To generalize further, you really might just call these these different things encounters. As long as you can still draw the dependencies between them, you can draw a mission graph.

Once you start including all encounters, mission graphs can get quite complex.

Left, a mission graph of the Forest Temple from the Legend of Zelda: Twilight Princes.
Right, how it corresponds to the actual map.
Generating Missions and Spaces for Adaptable Play Experiences,
Joris Dormans and Sander Bakkes

You can find other examples of Mission charts (called Dependency Graphs) at Jérôme Kunegis’ blog.

More charts

Many games have a completely linear mission graph. You must do one thing, then the next, and so on, until the linear plot resolves. The player gets no choice in the overall structure, just about their execution of the details.

However, not all games with a linear mission graph feel linear. A labyrinth might have many twists and turns and dead end passage ways to confuse the physical layout, but if there’s only one correct path with no reason to ever travel down the dead ends, then it is effectively linear in terms of actual player choice. And many Zelda dungeons feature literal keys and locks and feel complex, but are actually laid out in such a way that the keys and locks can only be done in a fixed order.

Mission graphs deliberately omit this connective information and show you how little choice there really is. But sometimes you want to see how much exploration, dead ends, and backtracing there is too. Overlaying the mission graph on an actual map can help the situation. But I’d recommend Mark Brown’s excellent Boss Keys diagrams. These display both physical connections and the locks/keys, giving you an understanding of what backtracking and navigation is required to complete the level.

Mark Brown’s lock/key diagram for the same Forest Temple level as above

Another classic chart type is the flow chart. Flow charts show encounters, like a mission graph, but assume that the player can be in a single state at a time. They’re useful for plots, AIs, and other situtations which don’t have any correspondance to a physical map. For example, these wonderful Choose Your Own Adventure diagrams, which show all the branching possibilities of a plot without considering dependencies at all.

Anyway, hopefully you can already see how these sorts of diagrams can boil games down to the essentials about their progression.
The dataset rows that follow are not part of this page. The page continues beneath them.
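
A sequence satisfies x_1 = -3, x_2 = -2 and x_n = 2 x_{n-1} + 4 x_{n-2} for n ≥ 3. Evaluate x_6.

-448

x_3 = 2·(-2) + 4·(-3) = -16
x_4 = 2·(-16) + 4·(-2) = -40
x_5 = 2·(-40) + 4·(-16) = -144
x_6 = 2·(-144) + 4·(-40) = -448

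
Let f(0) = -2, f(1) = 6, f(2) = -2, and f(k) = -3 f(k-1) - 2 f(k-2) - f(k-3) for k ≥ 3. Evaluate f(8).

238

f(3) = -3*(-2) - 2*6 - (-2) = -4
f(4) = -3*(-4) - 2*(-2) - 6 = 10
f(5) = -3*10 - 2*(-4) - (-2) = -20
f(6) = -3*(-20) - 2*10 - (-4) = 44
f(7) = -3*44 - 2*(-20) - 10 = -102
f(8) = -3*(-102) - 2*44 - (-20) = 238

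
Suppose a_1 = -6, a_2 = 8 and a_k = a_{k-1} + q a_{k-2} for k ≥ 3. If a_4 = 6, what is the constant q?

a_3 = 8 - 6q
a_4 = 8 + 2q
So 8 + 2q = 6, giving q = -1.

-1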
There’s of course a lot more to a game, but it’s often useful to think about one aspect in isolation. Then you can pick another aspect, like the primary loop, or invisible design, which can be considered completely separately from the overarching premise.

Design

If you can create charts from games as a form of analysis, you can equally create games from charts as a form of design.

Drawing a quick chart is a great way to consider the high level first, before getting too bogged down into details. If you need to move things around, insert something, it’s extremely easy to do so at this stage.
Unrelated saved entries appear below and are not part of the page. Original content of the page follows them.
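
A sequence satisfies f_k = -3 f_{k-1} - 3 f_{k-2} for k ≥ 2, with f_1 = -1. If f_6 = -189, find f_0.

Let f_0 = y.
f_2 = 3 - 3y
f_3 = -6 + 9y
f_4 = 9 - 18y
f_5 = -9 + 27y
f_6 = -27y
So -27y = -189, giving y = 7.

7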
This article for example shows how a mission graph allows the author to quickly analyse the complexity and difficulty of multiple routes through the game.

Partway through the designing of Bronze

Or here’s the Puzzle Document for classic adventure game Grim Fandango, where mission charts are literally used as an overview before going into the details.

You can probably guess that mission graphs are also useful for designing procedural generation of levels. I’ve spoken many times about the advantage of decoupling generation of the high level plan from the low level details, and mission graphs take that even further, separating out physical layout entirely. We’ll look into this in more detail in later articles, such as Dungeon Generation in Unexplored.

Summary

Lock and key designs are everywhere. They’re ubiquitous precisely because of their non-linear nature. Without them, you have games with no meaningful descisions, no exploration and less variation. Use the tools I’ve covered to understand them better, and incorporate them into your own design.